Obama Remake of Courts Bogged Down by Republicans

President Barack Obama, on the verge of winning confirmation of his second U.S. Supreme Court appointment in two years, is having limited success shaping the lower federal courts that handle thousands more cases.

Obama got off to a slow start picking judges for the federal trial and appeals courts, and Republican delaying tactics have stalled some confirmations. Filling judicial vacancies will get tougher after November with the likelihood that Democrats’ 59-41 control of the Senate will be eroded.

The president’s allies question his choice of nominees and complain that he has been too cautious in confronting Republican opposition.

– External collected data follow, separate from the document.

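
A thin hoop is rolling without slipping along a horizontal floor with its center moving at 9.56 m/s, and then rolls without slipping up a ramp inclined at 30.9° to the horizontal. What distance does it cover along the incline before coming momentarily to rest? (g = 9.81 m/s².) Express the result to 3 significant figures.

d ≈ 18.1 m

With I = MR², the ratio k = I/(MR²) is 1.
The rolling condition ω = v/R makes the rotational term ½I(v/R)² = ½kMv², so KE_total = ½(1+k)Mv² = Mv².
Setting this equal to Mgh gives the vertical rise h = (1+k)v₀²/(2g) = 2×9.56²/(2×9.81) = 9.316 m.
Along the incline, d = h/sinθ = 9.316/sin30.9° ≈ 18.1 m.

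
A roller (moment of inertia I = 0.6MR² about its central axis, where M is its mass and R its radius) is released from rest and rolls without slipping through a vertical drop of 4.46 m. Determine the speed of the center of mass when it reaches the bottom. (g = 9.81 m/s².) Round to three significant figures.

v ≈ 7.40 m/s

With I = 0.6MR², the ratio k = I/(MR²) is 0.6.
Rolling without slipping gives ω = v/R, so the total kinetic energy is ½Mv² + ½Iω² = ½(1+k)Mv² = (4/5)Mv².
Energy conservation: Mgh = (4/5)Mv², so v = √(2gh/(1+k)) = √(2 × 9.81 × 4.46 / 1.6) ≈ 7.40 m/s.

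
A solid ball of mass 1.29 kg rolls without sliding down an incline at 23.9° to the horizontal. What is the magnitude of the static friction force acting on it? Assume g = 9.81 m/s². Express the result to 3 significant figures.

With I = (2/5)MR², the ratio k = I/(MR²) is 0.4.
Newton's second law down the slope: Mg sinθ − f = Ma. The torque equation fR = Iα (with α = a/R) gives f = kMa.
Combining, a = g sinθ/(1+k) and f = kMa = kMg sinθ/(1+k).
f = 0.4 × 1.29 × 9.81 × sin23.9° / 1.4 ≈ 1.46 N.

f ≈ 1.46 N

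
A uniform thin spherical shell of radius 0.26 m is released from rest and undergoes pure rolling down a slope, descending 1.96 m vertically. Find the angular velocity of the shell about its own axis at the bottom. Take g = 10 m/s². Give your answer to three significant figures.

ω ≈ 18.7 rad/s

Here I = (2/3)MR², so the shape factor k = I/(MR²) = 2/3.
Since it rolls without slipping, ω = v/R and KE = ½Mv² + ½Iω² = ½(1+k)Mv² = (5/6)Mv².
Energy conservation Mgh = ½(1+k)Mv² gives v = √(2gh/(1+k)) = √(2 × 10 × 1.96 / 1.667) = 4.85 m/s.
Then ω = v/R = 4.85 / 0.26 ≈ 18.7 rad/s.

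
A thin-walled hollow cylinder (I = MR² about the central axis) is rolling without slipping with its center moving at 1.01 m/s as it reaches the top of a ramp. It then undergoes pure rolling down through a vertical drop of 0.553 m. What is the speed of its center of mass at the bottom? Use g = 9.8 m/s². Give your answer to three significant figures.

v ≈ 2.54 m/s

For this body I = MR², i.e. k = I/(MR²) = 1.
Rolling without slipping gives ω = v/R, so the total kinetic energy is ½Mv² + ½Iω² = ½(1+k)Mv² = Mv².
Conserving energy between top and bottom: Mv² = Mv₀² + Mgh, hence v² = v₀² + 2gh/(1+k).
v = √(1.01² + 2×9.8×0.553/2) = √6.44 ≈ 2.54 m/s.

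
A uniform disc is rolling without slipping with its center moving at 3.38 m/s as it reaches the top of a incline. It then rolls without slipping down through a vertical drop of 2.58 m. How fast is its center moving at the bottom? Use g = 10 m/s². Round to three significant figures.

v ≈ 6.77 m/s

The moment of inertia is (1/2)MR², giving k ≡ I/(MR²) = 0.5.
Since it rolls without slipping, ω = v/R and KE = ½Mv² + ½Iω² = ½(1+k)Mv² = (3/4)Mv².
Energy conservation: (3/4)Mv₀² + Mgh = (3/4)Mv², so v² = v₀² + 2gh/(1+k).
v = √(3.38² + 2×10×2.58/1.5) = √45.82 ≈ 6.77 m/s.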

“A lot of groups are still waiting for this president to nominate someone who will really reshape the bench,” said Barbara Arnwine, executive director of the Lawyers’ Committee on Civil Rights in Washington. The group supports expanding legal protection for blacks and other minorities.

The 13 appeals courts throughout the U.S. are particularly influential. They have the final say in thousands of cases, while the Supreme Court decides about 80 cases a year. Appellate courts ruled on or dismissed 59,600 cases in the year ending March 31, 2009, according to the Administrative Office of the U.S. Courts in Washington.

Obama has submitted to the Senate 63 trial court nominations and 22 for the appeals courts. At the same point in his first term, George W. Bush had nominated 83 trial judges and 32 for the appeals courts, according to Russell Wheeler, a scholar at the Brookings Institution in Washington.

The Senate has confirmed nine Obama appellate nominees, three fewer than for Bush at a comparable point for the former Republican president. The Senate has confirmed 27 of Obama’s nominees to be trial judges compared with 51 for Bush.